Lesson #1. If you let your guard down, even for a moment, you can and will be robbed. It happened to me on a trolley in Quito, Ecuador. It happened to Steve at a train station in La Spezia, Italy coming back from a day in Cinque Terre. We had been traveling as a foursome, but on this day the Sharps stayed in Florence, and we decided to head to the Mediterranean Coast one more time. And, Steve and I had been staying right beside each other. But, for a few minutes, I stayed inside the train station while Steve went outside to double check that we were indeed at the right place to catch our train back to Florence. A very animated man came up and started talking to Steve, distracting him. No doubt his accomplice was busy stealing Steve’s wallet during that brief encounter. We didn’t realize this until we were several minutes into our train ride, and Steve noticed that an important pocket was unzipped. Sure enough, his wallet was gone. He had been very diligent about keeping his wallet in a more secure location, but for just a brief time he put it in a more convenientplace. Savvy pickpocketers must have been seen their opportunity. His wallet contained some US cash, some Euros, his driver’s license, but most importantly, the two credit cards we were using for our trip. When we FINALLY made it back to our hotel, we spent several hours cancelling those cards (not so easy when you can’t just dial a 1-800 number). We were promised that replacement cards would be sent quickly, but who knew if they would arrive before we left the country . . . or the next hotel. Thank goodness we were traveling with some friends!!! And generous ones at that. We lived off of their credit cards and some cash that I still had for the next two days. Happily, the new cards DID find us right before we left Milan for Venice. Oh happy day!! LESSON RELEARNED.
Here’s a beautiful spot in one of the villages of the Cinque Terre before the robbery.
Lesson #2. Every individual and/or couple has his/her own travel style, pace, or personality. When you are on a cruise, THE BOAT decides the schedule. When you are on a group bus tour, everyone dances to the tune of the Tour Director. But, when you travel with good friends, some give and take is critical to success. Couple A likes to move at a brisk clip covering as much ground as possible in the shortest period of time. Couple B likes to stop and smell the roses (or, in Italy, stop and see the actual grapes in the vineyards). Couple A likes to pursue the historical aspect of the sights, while Couple B likes to make photos and poke around various shops. Neither way is more right than the other. Neither way is better than the other. What can be done to keep everyone happy and congenial? In our case, we did two main things. 1) We, in an unspoken arrangement, took turns setting the pace and making the plan. And 2) we sometimes went in different directions for a few hours or for a day. It mattered more to the four of us to maintain a rock, solid friendship than for someone to be “in charge.” It worked great. LESSON LEARNED.
Lesson #3. If you leave for Italy as a committed non-drinker of alcohol, you can return from Italy as a committed non-drinker of alcohol.

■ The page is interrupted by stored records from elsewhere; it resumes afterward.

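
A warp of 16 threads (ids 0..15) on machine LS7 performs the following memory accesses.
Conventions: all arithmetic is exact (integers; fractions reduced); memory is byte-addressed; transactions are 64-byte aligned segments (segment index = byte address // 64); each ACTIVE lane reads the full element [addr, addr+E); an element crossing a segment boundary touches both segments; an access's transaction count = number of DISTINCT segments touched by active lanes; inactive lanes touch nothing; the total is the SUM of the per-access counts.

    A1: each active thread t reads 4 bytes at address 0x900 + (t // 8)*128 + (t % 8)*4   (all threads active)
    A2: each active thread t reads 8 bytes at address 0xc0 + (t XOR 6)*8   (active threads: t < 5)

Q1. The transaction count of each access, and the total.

A1: 2 transactions
A2: 1 transaction

Answer: 2,1; total 3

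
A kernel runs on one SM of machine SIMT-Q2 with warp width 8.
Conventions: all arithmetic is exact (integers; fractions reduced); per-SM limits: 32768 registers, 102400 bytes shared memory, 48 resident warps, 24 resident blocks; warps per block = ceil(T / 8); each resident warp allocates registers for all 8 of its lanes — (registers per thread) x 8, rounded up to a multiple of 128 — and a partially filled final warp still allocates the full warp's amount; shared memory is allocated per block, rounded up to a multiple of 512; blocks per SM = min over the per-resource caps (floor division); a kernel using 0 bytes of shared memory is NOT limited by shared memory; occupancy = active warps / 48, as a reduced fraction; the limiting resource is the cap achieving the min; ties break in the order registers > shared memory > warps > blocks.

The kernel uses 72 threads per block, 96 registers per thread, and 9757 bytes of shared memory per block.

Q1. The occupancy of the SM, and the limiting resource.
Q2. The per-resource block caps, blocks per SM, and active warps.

Answer: occupancy 3/4, limited by registers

registers: 4 blocks
shared memory: 10 blocks
warps: 5 blocks
blocks: 24 blocks

Answer: 4 blocks, 36 active warps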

Someone had said to us before we left: “If you make it through Tuscany without drinking wine, then you’ve really done something.” But, I’m hear to testify that it was very much a non-issue. At no time — although wine was everywhere — did we feel pressured to drink any of it. We asked for water (“still” or “naturale”), and it was brought to us with no questions asked or raised eyebrows. Truthfully, it was sometimes actually more expensive to drink water than wine because in several cases wine was included in the price of the meal, but that was only a matter of a dollar or two. As I have stated in blogs before, drinking wine is not a sin issue to us, it is a personal choice we have made. We were glad that this was never a problem on our trip. LESSON CONFIRMED.